There’s simply too much sleaze for reporters to keep up with. I’ve only skimmed the surface here. And the White House wants to make it harder to cover Trump’s transgressions. When Business Insider recently ran an article headlined “Don Jr. is the new Hunter Biden,” which examined Junior’s venture capital fund and the conflicts it presents, the White House threatened to go after the publication’s owner, Axel Springer, the German media conglomerate, which also owns Politico.
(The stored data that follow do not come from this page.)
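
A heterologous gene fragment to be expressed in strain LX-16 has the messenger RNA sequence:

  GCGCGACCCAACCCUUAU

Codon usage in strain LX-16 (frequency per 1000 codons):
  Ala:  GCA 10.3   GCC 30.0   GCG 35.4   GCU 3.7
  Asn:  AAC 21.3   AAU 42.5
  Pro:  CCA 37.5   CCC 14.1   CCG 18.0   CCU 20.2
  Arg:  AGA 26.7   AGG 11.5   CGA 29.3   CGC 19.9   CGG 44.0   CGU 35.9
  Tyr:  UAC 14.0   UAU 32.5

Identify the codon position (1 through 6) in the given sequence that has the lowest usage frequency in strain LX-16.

Codon 1 GCG (Ala): 35.4 per 1000.
Codon 2 CGA (Arg): 29.3 per 1000.
Codon 3 CCC (Pro): 14.1 per 1000.
Codon 4 AAC (Asn): 21.3 per 1000.
Codon 5 CCU (Pro): 20.2 per 1000.
Codon 6 UAU (Tyr): 32.5 per 1000.
Lowest frequency is 14.1 at codon 3.

3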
For more than 100 days, Trump has been assaulting American democracy, trampling the rule of law, and running a corrupt autocratic regime. A few Democrats are trying to call attention to his greed spree—which ought to be a bigger focus of their opposition. Sens. Jeff Merkley of Oregon and Chris Murphy of Connecticut and Rep. Sam Liccardo of California have introduced legislation to prevent federal officials—including a president—from using their position to profit off cryptocurrency. Murphy said:

The Trump meme coin is the single most corrupt act ever committed by a president. Donald Trump is essentially posting his Venmo for any billionaire CEO or foreign oligarch to cash in some favors by secretly sending him millions of dollars. It’s almost unbelievable until you remember this president will do whatever it takes—even selling access to the White House—to make himself richer. This is not normal, and we won’t let him get away with it.

Trump has already gotten away with too much. It seems the most important lesson he learned from his first term was not to leave any money on the table. And now he doesn’t give a damn how dirty the tablecloth gets.